I've Stopped Using Visual Studio
30 September 2024 6 Minutes History Tooling DevEx Dotnet... mostly. And so can you!
One year ago, Microsoft released the C# Dev Kit extension for VS Code, promising to bring the solution explorer to the editor along with quality of life updates around building, packages, testing, and other niceties. I was doing a fair amount of JavaScript at work at the time this was released, so I thought I'd install it in VS Code and use that editor for all my work instead of switching between editors several times a day.
Over the last year, I've opened Visual Studio less and less. There are some legacy .NET Framework projects I need to use it for, otherwise all of my work is done in VS Code. This is due to a few factors: I can actually develop in several langauges, I can customize it better, its extensions allow me to use it for more workflows than just development, and I find I'm actually more productive in the simpler environment. To be clear, I'm not and never have been a Visual Studio hater - I don't like Rider or ReSharper, I've always been very happy with Visual Studio. I just think the simpler editor leads to a better workflow.
Customizations #
To start with, I mapped all of the panels on the activity bar to key commands. CTRL+SHIFT+_
gets me around all the panels, and I only mapped keys on the left of the keyboard for quick, one-hand navigation. x
opens the _e_xplorer, c
opens version _c_ontrol, space
opens or hides the bottom panel, a
closes the side panel entirely, and so on. I can keep the activity bar closed and get around everywhere I need quickly.
Then I made some UI updates so that the tab bars at the top of the editor are much narrower, and I cleared up the clutter on the status bar. I installed Studio Icons because after the last 14+ years of using Visual Studio I'm still used to its icons. Finally, I imported by Monokai Gray theme, which I originally made for Sublime but now use on all my editors.
Background #
The best idea I had though was to install the Background extension. This extension allows you to specify background images for your code panels. I know it sounds like a distraction or a pain when you first consider the idea, but in practice it's anything but.
I installed it and loaded it with several different-colored space wallpaper images (one is red, one is blue, one is green, and so on). This has made a huge improvement in my ability to keep groups of tabs distinct when working. I use an ultrawide monitor most of the time, so it's not rare that I have six tab groups all open side-by-side. Now they're all (gently) colored! Not to mention, i makes me look like one of the cool kids 😎
Other Extensions #
The WSL extension has made working in the WSL so much simpler. It wasn't necessarily difficult before, but if you d oany work in the WSL this one will sell VS Code to you (if you're not using it already - it's been well-known for some time that VS Code works well with it).

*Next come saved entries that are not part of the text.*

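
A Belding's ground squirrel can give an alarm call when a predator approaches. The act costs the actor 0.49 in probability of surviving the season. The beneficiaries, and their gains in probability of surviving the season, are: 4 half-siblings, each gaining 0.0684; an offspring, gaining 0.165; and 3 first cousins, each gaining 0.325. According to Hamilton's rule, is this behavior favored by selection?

No

Hamilton's rule: the trait is favored when the sum of r·B over every recipient exceeds the actor's cost C.
r to a half-sibling = 1/4 (half-sibs share one parent — one path of length 2: r = (1/2)^2 = 1/4).
r to an offspring = 1/2 (one parent–offspring link: r = (1/2)^1 = 1/2).
r to a first cousin = 1/8 (first cousins share one grandparent pair — two paths of length 4: r = 2·(1/2)^4 = 1/8).
Summing one r·B term per recipient: 4·0.25·0.0684 + 1·0.5·0.165 + 3·0.125·0.325 = 0.272775.
0.272775 < 0.49: the indirect benefit is less than the cost.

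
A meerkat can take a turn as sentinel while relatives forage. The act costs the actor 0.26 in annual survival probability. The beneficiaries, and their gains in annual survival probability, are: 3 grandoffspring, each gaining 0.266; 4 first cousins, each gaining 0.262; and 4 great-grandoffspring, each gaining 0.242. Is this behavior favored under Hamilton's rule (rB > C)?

Hamilton's rule: the trait is favored when the sum of r·B over every recipient exceeds the actor's cost C.
r to a grandoffspring = 0.25 (two parent–offspring links: r = (1/2)^2 = 1/4).
r to a first cousin = 1/8 (first cousins share one grandparent pair — two paths of length 4: r = 2·(1/2)^4 = 1/8).
r to a great-grandoffspring = 1/8 (three parent–offspring links: r = (1/2)^3 = 1/8).
Summing one r·B term per recipient: 3·0.25·0.266 + 4·0.125·0.262 + 4·0.125·0.242 = 0.4515.
0.4515 > 0.26: the indirect benefit exceeds the cost.

Yes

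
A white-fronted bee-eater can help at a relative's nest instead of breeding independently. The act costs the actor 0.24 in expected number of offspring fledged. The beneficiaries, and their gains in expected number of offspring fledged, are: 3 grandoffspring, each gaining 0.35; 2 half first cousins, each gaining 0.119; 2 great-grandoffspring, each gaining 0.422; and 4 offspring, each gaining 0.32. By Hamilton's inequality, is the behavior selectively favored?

Yes

Hamilton's rule: the trait is favored when the sum of r·B over every recipient exceeds the actor's cost C.
r to a grandoffspring = 0.25 (two parent–offspring links: r = (1/2)^2 = 1/4).
r to a half first cousin = 0.0625 (half first cousins share one grandparent — one path of length 4: r = (1/2)^4 = 1/16).
r to a great-grandoffspring = 0.125 (three parent–offspring links: r = (1/2)^3 = 1/8).
r to an offspring = 1/2 (one parent–offspring link: r = (1/2)^1 = 1/2).
Summing one r·B term per recipient: 3·0.25·0.35 + 2·0.0625·0.119 + 2·0.125·0.422 + 4·0.5·0.32 = 1.022875.
1.022875 > 0.24: the indirect benefit exceeds the cost.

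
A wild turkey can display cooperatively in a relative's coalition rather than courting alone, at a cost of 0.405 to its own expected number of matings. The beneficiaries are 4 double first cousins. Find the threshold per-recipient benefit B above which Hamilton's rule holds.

0.405

r to a double first cousin = 1/4 (double first cousins share both grandparent pairs — four paths of length 4: r = 4·(1/2)^4 = 1/4).
Hamilton's rule with n recipients of equal r: n·r·B > C, so B > C/(n·r) = 0.405/(4·0.25) = 0.405.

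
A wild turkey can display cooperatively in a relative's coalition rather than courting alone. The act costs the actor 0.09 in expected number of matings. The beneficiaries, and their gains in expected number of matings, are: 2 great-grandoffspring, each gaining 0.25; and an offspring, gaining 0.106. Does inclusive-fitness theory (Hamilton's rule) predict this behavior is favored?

Hamilton's rule: the trait is favored when the sum of r·B over every recipient exceeds the actor's cost C.
r to a great-grandoffspring = 1/8 (three parent–offspring links: r = (1/2)^3 = 1/8).
r to an offspring = 1/2 (one parent–offspring link: r = (1/2)^1 = 1/2).
Summing one r·B term per recipient: 2·0.125·0.25 + 1·0.5·0.106 = 0.1155.
0.1155 > 0.09: the indirect benefit exceeds the cost.

Yes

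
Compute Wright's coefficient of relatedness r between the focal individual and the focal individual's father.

Each parent–offspring link contributes a factor of 1/2, and independent paths through distinct common ancestors add.
One parent–offspring link: r = (1/2)^1 = 1/2.

0.5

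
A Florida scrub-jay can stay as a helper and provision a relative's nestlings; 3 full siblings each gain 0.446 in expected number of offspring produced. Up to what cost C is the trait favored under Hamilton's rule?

0.669

r to a full sibling = 0.5 (full sibs share both parents — two paths of length 2: r = 2·(1/2)^2 = 1/2).
Hamilton's rule: n·r·B > C, so the trait is favored while C < n·r·B = 3·0.5·0.446 = 0.669.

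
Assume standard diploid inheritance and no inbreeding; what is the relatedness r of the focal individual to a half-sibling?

Half-sibs share one parent — one path of length 2: r = (1/2)^2 = 1/4.

0.25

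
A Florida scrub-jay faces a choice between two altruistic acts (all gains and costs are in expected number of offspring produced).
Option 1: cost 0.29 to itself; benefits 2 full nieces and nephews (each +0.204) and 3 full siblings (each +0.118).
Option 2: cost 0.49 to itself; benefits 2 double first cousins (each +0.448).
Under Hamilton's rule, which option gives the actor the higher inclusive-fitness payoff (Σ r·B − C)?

Option 1: r to a full niece or nephew = 0.25.
Option 1: r to a full sibling = 0.5.
Option 1: Σ r·B − C = (2·0.25·0.204 + 3·0.5·0.118) − 0.29 = -0.011.
Option 2: r to a double first cousin = 0.25.
Option 2: Σ r·B − C = (2·0.25·0.448) − 0.49 = -0.266.
Option 1 has the higher net inclusive-fitness payoff.

Option 1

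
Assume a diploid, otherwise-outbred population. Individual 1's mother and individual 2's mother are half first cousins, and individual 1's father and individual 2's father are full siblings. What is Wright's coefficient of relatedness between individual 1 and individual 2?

With two independent routes of shared ancestry, r is the sum of the two contributions.
Individual 1 and individual 2 are related in two ways: half second cousins through their mothers (r = 1/64) and first cousins through their fathers (r = 1/8).
r = 1/64 + 1/8 = 9/64 = 0.140625.

0.140625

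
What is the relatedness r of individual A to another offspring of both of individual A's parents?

0.5

Each parent–offspring link contributes a factor of 1/2, and independent paths through distinct common ancestors add.
Full sibs share both parents — two paths of length 2: r = 2·(1/2)^2 = 1/2.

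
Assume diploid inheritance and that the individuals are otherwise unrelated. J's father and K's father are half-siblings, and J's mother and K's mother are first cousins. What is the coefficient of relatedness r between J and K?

0.09375

With two independent routes of shared ancestry, r is the sum of the two contributions.
J and K are related in two ways: half first cousins through their fathers (r = 1/16) and second cousins through their mothers (r = 1/32).
r = 1/16 + 1/32 = 0.09375.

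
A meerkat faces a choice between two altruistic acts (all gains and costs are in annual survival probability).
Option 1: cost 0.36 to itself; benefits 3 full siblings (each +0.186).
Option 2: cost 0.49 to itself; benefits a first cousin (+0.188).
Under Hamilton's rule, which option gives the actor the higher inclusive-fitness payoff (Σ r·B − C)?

Option 1

Option 1: r to a full sibling = 0.5.
Option 1: Σ r·B − C = (3·0.5·0.186) − 0.36 = -0.081.
Option 2: r to a first cousin = 0.125.
Option 2: Σ r·B − C = (1·0.125·0.188) − 0.49 = -0.4665.
Option 1 has the higher net inclusive-fitness payoff.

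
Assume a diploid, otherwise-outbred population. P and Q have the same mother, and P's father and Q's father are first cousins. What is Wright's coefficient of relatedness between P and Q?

Relatedness sums over independent paths through distinct common ancestors.
P and Q are related in two ways: half-sibs through their shared mother (r = 1/4) and second cousins through their fathers (r = 1/32).
r = 1/4 + 1/32 = 0.28125.

0.28125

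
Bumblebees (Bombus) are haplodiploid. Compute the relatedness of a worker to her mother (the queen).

0.5

One meiotic link between diploid queen and diploid daughter: r = 1/2.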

The Postman extension is so good that I barely need to open the Postman application anymore! It's really excellent to be able to keep Postman open in the same context I'm using to edit code. I don't use Postman to execute local requests for debugging, but when you need to test calls to services you're connecting to in your code it keeps the workflow entirely inside VS Code.
GitHub Pull Requests and other extensions from GitHub have allowed me to do the majority of my GitHub work right from th editor. Anyone who's reviewed PRs from their editor will (I'm assuming) be quick to describe how much better the experience is to see code changes in the context of the whole codebase instead of through the small window on the online interface.
Finally, the Excalidraw extension is really excellent. Im' a big fan of Excalidraw not just as a product, but I'm impressed by the development they've put into the product. With this exension I keep all my diagrams as local .excalidraw
files, and I edit them all from the editor.
The best part about the last three extensions is they all use my space backgrounds too!
Workflow #
Using VS Code for the last year has had an improvement, I think, on my workflow. For the most part, the editor stays out of the way. At first configuring building and testing took a bit of doing, but not more than a couple days' worth of reading docs online. I'm friends with the editor now, and its simplicity (or maybe its ability to be simple) is its strongest suit.
That does mean, of course, that there are a lot of features it doesn't support through the UI. Of course, anything can be done through the terminal, and the editor makes that very easy as well. I have CTRL+SHIFT+SPACE
mapped to open the panel, and it opens right to the terminal now. I make a lot of use of that anymore; I barely did when using .NET for C# projects. For complicated operations - particularly some of the more finicky Git things - the terminal is a much better tool anyway.
Almost every small problem I have with the editor either has a workaround or different flow to avoid it, or gets fixed in the not-too-distant future. The one major gipe I have left though is that it is an Electron app. Microsoft has gone a fair way to address some of the performance issues resulting from that, but they are still there. F12 (go to definition) takes noticeably longer in VS Code than Visual Studio. Even button clicks seem to take an extra split second to register. Even opening a file is faster in the other.
At the end of the day though, I'm incredibly happy with the editor and the workflow I've found with it here. I'm going to be keeping it going forward, and I'd recommend anyone on Visual Studio give it a try.